While the medical professionals are mostly using laptops, tablets, and smartphones, with a few desktops still around, Rohrer feels that the new infrastructure has allowed them to do whatever they want at this point. “Everyone is moving towards this concept of being able to service any device, anywhere, and having a robust and stable wireless environment is a requirement for that,” he says. “We don’t want to be focused on supporting a certain set of devices; rather, we want to support and deliver applications needed in the clinical environment through Wi-Fi.”
So far, the reaction in the medical facilities has been all positive, Rohrer adds, noting that for one of the hospitals that the health system recently acquired, the difference has been night and day. “Now they can talk to their imaging vendors, for example, using the picture archiving and communication system (PACS) technology from wherever they wanted to. Before, they were pretty much a captive audience in that sense, having to walk to certain parts of the hospital to use it,” he says.
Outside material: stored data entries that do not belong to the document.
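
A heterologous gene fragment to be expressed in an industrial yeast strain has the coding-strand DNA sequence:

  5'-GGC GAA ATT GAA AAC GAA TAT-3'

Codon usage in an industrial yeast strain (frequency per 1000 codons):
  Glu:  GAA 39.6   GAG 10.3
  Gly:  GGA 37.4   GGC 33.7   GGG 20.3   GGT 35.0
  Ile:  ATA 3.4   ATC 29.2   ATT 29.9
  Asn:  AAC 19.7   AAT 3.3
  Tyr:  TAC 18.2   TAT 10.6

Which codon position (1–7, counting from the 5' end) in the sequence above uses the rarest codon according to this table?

Codon 1 GGC (Gly): 33.7 per 1000.
Codon 2 GAA (Glu): 39.6 per 1000.
Codon 3 ATT (Ile): 29.9 per 1000.
Codon 4 GAA (Glu): 39.6 per 1000.
Codon 5 AAC (Asn): 19.7 per 1000.
Codon 6 GAA (Glu): 39.6 per 1000.
Codon 7 TAT (Tyr): 10.6 per 1000.
Lowest frequency is 10.6 at codon 7.

7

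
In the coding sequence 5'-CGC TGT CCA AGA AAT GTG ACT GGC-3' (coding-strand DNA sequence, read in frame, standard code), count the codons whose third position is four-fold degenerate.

Codon 1 CGC (Arg): third position 4-fold.
Codon 2 TGT (Cys): third position 2-fold.
Codon 3 CCA (Pro): third position 4-fold.
Codon 4 AGA (Arg): third position 2-fold.
Codon 5 AAT (Asn): third position 2-fold.
Codon 6 GTG (Val): third position 4-fold.
Codon 7 ACT (Thr): third position 4-fold.
Codon 8 GGC (Gly): third position 4-fold.
Four-fold degenerate third positions: 5.

5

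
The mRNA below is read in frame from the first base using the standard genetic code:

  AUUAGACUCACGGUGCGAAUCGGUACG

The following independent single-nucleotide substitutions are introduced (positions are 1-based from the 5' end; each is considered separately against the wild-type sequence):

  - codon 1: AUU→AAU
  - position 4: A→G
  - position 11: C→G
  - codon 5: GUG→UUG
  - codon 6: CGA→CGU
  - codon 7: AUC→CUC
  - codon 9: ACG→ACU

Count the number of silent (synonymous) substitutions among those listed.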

Even as far as guest access, the health system has received feedback about the new network being a positive addition. “If you don’t have Wi-Fi available for your patients and they’re in that room recovering or there for treatments, that becomes very awful for them. Wi-Fi actually provides another outlet,” Rohrer says. In the cancer center especially, patients are going through chemotherapy for 2-4 hours at a time with just a TV in front of them, Rohrer adds. “That’s really not enough. Wireless access helps the experience, even if it makes it just a little better. That little bit counts.”
Future plans for the academic environment revolve primarily around BYOD, where the university wants to allow students, faculty and staff to self-configure their personal devices to the network without IT involvement—while maintaining security and Health Insurance Portability and Accountability Act (HIPAA) requirements, says Rohrer.
“Having this type of network can’t do anything but help the quality of patient care from a provider perspective, regardless of the device he or she happens to have on him or her,” he says. “I think the BYOD concept coupled with a robust wireless network and structured security architecture is going to be required for healthcare to succeed moving forward.”